16 years after we said goodbye to the kids smoking pot in the Forman basement on
That 70s Show, their own kids have returned in
That 90s Show. The premise: Eric and Donna's daughter Leia spends the summer with her grandparents, and has humorous misadventures with Michael and Jackie's son (Mace Coronel) and some other teens. Except now it's a more diverse crew: Ozzie, played by Reyn Doi, is Asian and gay.
The grandparents are still around, the original gang pops in from time to time, and there are guest spots from a lot of iconic teen hunks from the 1990s , such as Seth Green, left, Kevin Smith, Kadeem Hardison, and Brian Austin Green -- bonus dick and butt pics below.
I reviewed Episode 2.4, where we meet Ozzie's Canadian boyfriend, Etienne. Sort of.
Scene 1: In the iconic basement, Ozzie is excited that Etienne is coming to visit. The Hunk, Mace Coronel, sits with his arm around his girlfriend. The Dumb One, Maxwell Acee Donovan, has broken up with his girlfriend.
A lot of heterosexual coupling going on. The guys offer to give Ozzie a ride to the airport in their van, but Ozzie asked Mrs. Foreman to do it: he doesn't want Etienne to get off the plane and hate America. What about his parents? Oh, regular cast only.
Gwen enters and introduces them to her new "not my boyfriend," Cole, played by Niles Fitch.
Ozzie tells him that he ranks guys on looks, popularity, communiy service, and butt. He's #1. Cole: "I know. I got your letter." At least this isn't a neutered gay guy.
Everyone razzes Gwen: "Not your boyfriend, right! No way you're not dating!"
Scene 2: Red, the father from That 70s Show, is reading the newspaper and drinking coffee. He asks, "Can you top me off, Honey?"
"Sure, Babe," but it's not his wife Kitty, it's Ozzie, har har. He wants to know where Kitty is: she agreed to drive him to the airport, and they have to leave soon.
Next door neighbor Bob ( Don Stark), also Leia's other grandfather, wants to show Red his rattlesnake eggs. "No one will fall for that prank," Red complains. But Kitty falls for it, and she's so surprised that she topples over the couch!
Scene 3: Kitty has sprained her ankle. She told the neighborhood ladies about her injury, maybe exaggerating a little, or a lot -- "I may have said I had a collapsed lung" -- so they are bringing over casseroles.

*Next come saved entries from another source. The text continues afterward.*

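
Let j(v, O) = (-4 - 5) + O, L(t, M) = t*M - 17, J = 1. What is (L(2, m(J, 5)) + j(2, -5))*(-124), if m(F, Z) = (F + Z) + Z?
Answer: 1116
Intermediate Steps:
m(F, Z) = F + 2*Z
L(t, M) = -17 + M*t (L(t, M) = M*t - 17 = -17 + M*t)
j(v, O) = -9 + O
(L(2, m(J, 5)) + j(2, -5))*(-124) = ((-17 + (1 + 2*5)*2) + (-9 - 5))*(-124) = ((-17 + (1 + 10)*2) - 14)*(-124) = ((-17 + 11*2) - 14)*(-124) = ((-17 + 22) - 14)*(-124) = (5 - 14)*(-124) = -9*(-124) = 1116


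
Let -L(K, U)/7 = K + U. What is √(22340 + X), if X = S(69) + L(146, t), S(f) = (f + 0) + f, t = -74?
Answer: √21974 ≈ 148.24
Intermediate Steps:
L(K, U) = -7*K - 7*U (L(K, U) = -7*(K + U) = -7*K - 7*U)
S(f) = 2*f (S(f) = f + f = 2*f)
X = -366 (X = 2*69 + (-7*146 - 7*(-74)) = 138 + (-1022 + 518) = 138 - 504 = -366)
√(22340 + X) = √(22340 - 366) = √21974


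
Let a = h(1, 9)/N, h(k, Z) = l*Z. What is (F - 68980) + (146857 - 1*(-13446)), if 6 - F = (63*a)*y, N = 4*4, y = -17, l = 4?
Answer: 374955/4 ≈ 93739.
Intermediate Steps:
h(k, Z) = 4*Z
N = 16
a = 9/4 (a = (4*9)/16 = 36*(1/16) = 9/4 ≈ 2.2500)
F = 9663/4 (F = 6 - 63*(9/4)*(-17) = 6 - 567*(-17)/4 = 6 - 1*(-9639/4) = 6 + 9639/4 = 9663/4 ≈ 2415.8)
(F - 68980) + (146857 - 1*(-13446)) = (9663/4 - 68980) + (146857 - 1*(-13446)) = -266257/4 + (146857 + 13446) = -266257/4 + 160303 = 374955/4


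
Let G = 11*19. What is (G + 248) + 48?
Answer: 505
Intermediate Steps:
G = 209
(G + 248) + 48 = (209 + 248) + 48 = 457 + 48 = 505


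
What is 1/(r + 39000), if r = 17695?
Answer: 1/56695 ≈ 1.7638e-5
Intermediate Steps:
1/(r + 39000) = 1/(17695 + 39000) = 1/56695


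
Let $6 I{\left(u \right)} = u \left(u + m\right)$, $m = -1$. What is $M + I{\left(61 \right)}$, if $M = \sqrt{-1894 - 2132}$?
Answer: $610 + i \sqrt{4026} \approx 610.0 + 63.451 i$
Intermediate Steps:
$M = i \sqrt{4026}$ ($M = \sqrt{-4026} = i \sqrt{4026} \approx 63.451 i$)
$I{\left(u \right)} = \frac{u \left(-1 + u\right)}{6}$ ($I{\left(u \right)} = \frac{u \left(u - 1\right)}{6} = \frac{u \left(-1 + u\right)}{6}$)
$M + I{\left(61 \right)} = i \sqrt{4026} + \frac{1}{6} \cdot 61 \left(-1 + 61\right) = i \sqrt{4026} + \frac{1}{6} \cdot 61 \cdot 60 = i \sqrt{4026} + 610 = 610 + i \sqrt{4026}$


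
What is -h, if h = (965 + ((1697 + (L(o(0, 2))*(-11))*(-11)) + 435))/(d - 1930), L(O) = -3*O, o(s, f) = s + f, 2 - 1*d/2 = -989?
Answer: -2371/52 ≈ -45.596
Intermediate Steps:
d = 1982 (d = 4 - 2*(-989) = 4 + 1978 = 1982)
o(s, f) = f + s
h = 2371/52 (h = (965 + ((1697 + (-3*(2 + 0)*(-11))*(-11)) + 435))/(1982 - 1930) = (965 + ((1697 + (-3*2*(-11))*(-11)) + 435))/52 = (965 + ((1697 - 6*(-11)*(-11)) + 435))*(1/52) = (965 + ((1697 + 66*(-11)) + 435))*(1/52) = (965 + ((1697 - 726) + 435))*(1/52) = (965 + (971 + 435))*(1/52) = (965 + 1406)*(1/52) = 2371*(1/52) = 2371/52 ≈ 45.596)
-h = -1*2371/52 = -2371/52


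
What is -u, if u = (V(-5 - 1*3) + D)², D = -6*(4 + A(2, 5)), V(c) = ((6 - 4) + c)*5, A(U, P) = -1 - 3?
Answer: -900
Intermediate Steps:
A(U, P) = -4
V(c) = 10 + 5*c (V(c) = (2 + c)*5 = 10 + 5*c)
D = 0 (D = -6*(4 - 4) = -6*0 = 0)
u = 900 (u = ((10 + 5*(-5 - 1*3)) + 0)² = ((10 + 5*(-5 - 3)) + 0)² = ((10 + 5*(-8)) + 0)² = ((10 - 40) + 0)² = (-30 + 0)² = (-30)² = 900)
-u = -1*900 = -900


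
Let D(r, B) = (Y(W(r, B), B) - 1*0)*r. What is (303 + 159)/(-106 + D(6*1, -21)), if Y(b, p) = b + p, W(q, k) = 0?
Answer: -231/116 ≈ -1.9914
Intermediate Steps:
D(r, B) = B*r (D(r, B) = ((0 + B) - 1*0)*r = (B + 0)*r = B*r)
(303 + 159)/(-106 + D(6*1, -21)) = (303 + 159)/(-106 - 126) = 462/(-106 - 21*6) = 462/(-106 - 126) = 462/(-232) = 462*(-1/232) = -231/116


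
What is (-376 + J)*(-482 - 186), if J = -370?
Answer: 498328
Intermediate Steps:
(-376 + J)*(-482 - 186) = (-376 - 370)*(-482 - 186) = -746*(-668) = 498328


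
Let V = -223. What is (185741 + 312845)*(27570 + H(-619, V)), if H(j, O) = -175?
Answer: 13658763470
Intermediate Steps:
(185741 + 312845)*(27570 + H(-619, V)) = (185741 + 312845)*(27570 - 175) = 498586*27395 = 13658763470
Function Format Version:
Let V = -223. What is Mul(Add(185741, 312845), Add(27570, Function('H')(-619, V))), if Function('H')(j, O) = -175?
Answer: 13658763470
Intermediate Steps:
Mul(Add(185741, 312845), Add(27570, Function('H')(-619, V))) = Mul(Add(185741, 312845), Add(27570, -175)) = Mul(498586, 27395) = 13658763470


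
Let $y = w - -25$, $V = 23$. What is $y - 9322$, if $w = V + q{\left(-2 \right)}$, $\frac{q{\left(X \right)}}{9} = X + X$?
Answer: $-9310$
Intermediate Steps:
$q{\left(X \right)} = 18 X$ ($q{\left(X \right)} = 9 \left(X + X\right) = 9 \cdot 2 X = 18 X$)
$w = -13$ ($w = 23 + 18 \left(-2\right) = 23 - 36 = -13$)
$y = 12$ ($y = -13 - -25 = -13 + 25 = 12$)
$y - 9322 = 12 - 9322 = -9310$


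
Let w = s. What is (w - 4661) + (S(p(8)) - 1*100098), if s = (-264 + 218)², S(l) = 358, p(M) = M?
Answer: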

Neighbor Bob advises against lying about the severity of her injury: once you reach a certain age, the number of available men goes into sharp decline, so if they think that Kitty is dying, they'll latch onto her husband...
Scene 4: Gwen, the one who's not-dating the new guy Cole, yells at the other girl -- about that "boyfriend" stuff. "Now he wants to have a talk about us! He wants to be my boyfriend!"
The other girl doesn't understand what's wrong with that. Isn't it the goal of life?
"I....um...have never been in a relationship before. I'm nervous."
"Just hold his hand and leave your heart open." Ugh.
Scene 5: Since Grandma Kitty can't drive, Ozzie has to allow the guys to drive him to the airport in their van. They agree to "no hot-boxing, no Dutch Ovens, no mooning, and no Jay Leno impressions."
Scene 6: One of the girls reports back to Kitty about the ladies flirting with Red: Pam is cooking him chicken. Kitty imagines her as singer Carmen Electra hanging all over him and cooking seductively: "Do you want to shake or bake?" She forces the girl to piggy-back her downstairs and yells "Get away from him, you slut!", but it turns out to be an elderly lady.
Scene 7: At the airport, Ozzie is nervous. The passengers from Quebec arrive. The Dumb One: "I never realized how much Canadians look like us." But boyfriend Etienne isn't there!
Meanwhile, Gwen tells Leia that she broke up with "not my boyfriend" Cole.
"But he could be the love of your life. My parents met in high school." Eric and Donna? Aren't they divorced?
Suddenly Cole appears. They have a heart-to-heart: "I'm scared," yada yada yada. Why does the straight couple get a happy ending, while the gay guy gets left at the airport door?